NTTドコモが18日開催した株主総会。会場のホテルニューオータニ(東京都千代田区)には、午前10時の開会から午後0時8分の閉会までに4070人の株主が集まった。2015年3月期決算では、営業利益が前期比22%減の6390億円と15年ぶりの低水準に落ち込み、ソフトバンクの国内通信部門に初めてリードを許すという苦戦を演じただけに、株主からの質問にも株価の好転策を問いただす厳しい声が目立ち、加藤薫社長らが今後の成長ビジョンを丁寧に説明しながら理解を求めていた。
『競争』から『協創』へ
今期以降の「重点施策」について、加藤社長は「『競争』から『協創』へ」とする方針をアピールした。

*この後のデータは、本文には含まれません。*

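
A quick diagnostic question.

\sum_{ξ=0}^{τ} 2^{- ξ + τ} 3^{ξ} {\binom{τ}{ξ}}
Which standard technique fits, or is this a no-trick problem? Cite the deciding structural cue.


Technique: the binomial theorem — the binomial coefficients weight matched powers of 3 and 2, which is exactly the expansion of a binomial power.


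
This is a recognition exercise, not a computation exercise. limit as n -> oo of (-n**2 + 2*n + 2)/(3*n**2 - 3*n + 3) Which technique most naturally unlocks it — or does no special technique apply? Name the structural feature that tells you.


Method: dominant-term comparison — as n grows, only the highest-degree terms matter — compare leading terms and read the limit off. Differentiating the expression as a single quotient would eventually settle it as well; matching dominant growth settles it immediately.


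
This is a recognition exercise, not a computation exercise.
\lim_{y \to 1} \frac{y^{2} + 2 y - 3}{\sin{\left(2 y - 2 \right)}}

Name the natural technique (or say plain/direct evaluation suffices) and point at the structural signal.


Best approach: l'Hôpital's rule (0/0) — substituting 1 gives 0 over 0; differentiate top and bottom once and re-evaluate. One could equally expand both pieces locally and compare leading terms; the rule does that in one stroke.


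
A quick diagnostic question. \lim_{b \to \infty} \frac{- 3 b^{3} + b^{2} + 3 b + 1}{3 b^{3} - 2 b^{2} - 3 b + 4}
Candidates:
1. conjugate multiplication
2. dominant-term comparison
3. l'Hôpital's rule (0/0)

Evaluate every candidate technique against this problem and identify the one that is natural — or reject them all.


Technique: dominant-term comparison — growth-rate triage: the leading powers of b decide the limit, everything else is noise.
- conjugate multiplication — there are no radicals in tension whose conjugate would simplify matters.
- dominant-term comparison: yes, a natural case for it.
- l'Hôpital's rule (0/0) — viewed as a single quotient this runs to ∞/∞, not the 0/0 clash this candidate addresses; an at-infinity variant of the rule would resolve it, but comparing leading growth reads the answer without differentiating.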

説明では、ネットワークの更なる高速化に向け、プレミアム4Gの拡充や5Gの技術開発を進めることで通信料の増収を図る従来路線に加え、コンビニエンスストア大手ローソンなどと展開する共通ポイントサービスや、「自然対話クラウド」を提供してタカラトミーと共同開発したホビーロボット「オハナス」など新規の取り組みを例に挙げ、「ビジネスアセットの強化と活用を進めていく。パートナー企業とともに『社会価値の協創』に努めたい」と強調した。